I just came back from depositing a cheque into a relative’s HDFC Bank account. I know, its a crime that I did not use the Online Money Transfer services, especially since I am a self proclaimed Digital guy working in the Financial Services sector.
Anyways, I was filling in the deposit slip with details of the cheque and the beneficiary account details and suddenly there was this huge frustration in filling the same information twice. HDFC Bank does not use a carbonated Deposit slip like Citibank India does. And it stuck me that once I have experienced the Citibank’s way of filling the information once, I refuse to be forced through the seemingly ill-designed process. I eventually did fill in the bank’s half of the deposit slip but just scribbled the bare essentials in my half of it.
So it got me thinking, why is it that our banks and other Financial Services companies do not “design” with the customer-experience at the center. In today’s world when better designed products and services are beating-the-shit out of their established competitors, why are Banks and Insurance Firms so slow to react.
The rise of well-designed products and services is not something which is purely outside of BFSI sector. Any payments industry person would tell you that Square is a serious threat to VISA and MasterCard in specific business segments. Square’s well designed product and application just removed a few major hurdles in the overall process.
The Branch
The branch is probably the single most important customer touchpoint. You might argue otherwise that your call-center or the website gets more traffic and handles more transcations. But the reality is that its at your branch that a true face-to-face interaction happens and that too because the customer wanted it. The customer is so keen to do that transaction or resolve that query that she has taken the pains to walk to you.
Have you been to a branch of a Public Sector bank? Chances are that the iron-grill was chained and you had to take care while entering the branch premise. Sounds familiar? What do you think a customer feels while entering such a premise? Is he in a mood to listen to someone telling him to buy an Insurance product or is he likely to just walk out of the branch as soon as his chosen transaction for the day is done?
I recently went to a TCS powered Passport Seva Kendra (PSK) and boy did it feel like a whole different world. The premises were clean, air-conditioned, there was line and crowd control. A token system which ensured timely processing, a display announcing which desk you had to report to and the works. Compared to my first experience this was a complete contrast.

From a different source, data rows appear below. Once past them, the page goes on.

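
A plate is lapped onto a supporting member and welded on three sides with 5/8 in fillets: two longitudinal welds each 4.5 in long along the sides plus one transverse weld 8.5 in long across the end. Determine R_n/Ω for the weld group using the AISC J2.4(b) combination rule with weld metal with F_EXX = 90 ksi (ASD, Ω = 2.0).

t_e = 0.707 × 0.625 = 0.4419 in.
R_nwl = 0.6 × 90 × 0.4419 × 9 = 214.8 kip (longitudinal, 2 welds).
R_nwt = 0.6 × 90 × 0.4419 × 8.5 = 202.8 kip (transverse, base value).
(i) R_nwl + R_nwt = 417.6 kip; (ii) 0.85 R_nwl + 1.5 R_nwt = 486.8 kip.
R_n = max = 486.8 kip [governs: (ii)]; R_n/Ω = 243.4 kip.

R_n/Ω ≈ 243 kip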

While getting your branch to look like the Jabong ad might be an easy task, what is needed is a design oriented approach towards all the aspects of the customer touch points. Do we expect the customer to wait on us, if yes, is there a waiting area. Are our clients senior citizens, if yes, what facilities do we have for them (say dedicated desks). Do we serve them just water or tea/coffee too? Is it a self-service kiosk or we have a kitchen hidden somewhere. This very simple question is something that many MNC companies have failed to understand in the Indian context. I have been to a few corporate reception areas, where there is no one to ask you for water, leave aside tea/coffee. If you serve Indian customers, you might have created a big wall right there. Its part of our culture and just because its a corporate set-up we cannot ignore it.
Beyond the branch
Opportunity to design better goes beyond just the branch or the physical world interactions. Here are a few others that are ripe for design-disruption:
- Credit/Debit-Card chargeslips. I remember that a French company presented to us way back in 2004 about printing chargeslips with detachable coupons. In almost a decade the only variations one has seen is probably an ad on the reverse instead of the usual T&Cs. The key thing that any designer would probably do is ask why a customer is given a chrageslip in the first place. If this is to keep as a proof of transcation, then most of current thermal printers beat the whole purpose. The ink just fades away. Does the customer need it to file for expense claims and reimbursement? How does the customer store it? Does it stay in their wallets or does it go into some envelope or drawer. I don’t know the answers but I sure know that chargelsips in their current avatar just don’t cut it.
- Websites. I remember reading the findings of a Kern report which states that almost all Life Insurance co’s websites had a poor overall user experience.
“Most online insurance websites provided minimal details about the policy, mostly hidden in a PDF brochure, making it very difficult for the customers to find details. The customers had to spend time to search for information, which was distributed throughout the website, in the absence of any reasonable user flow.”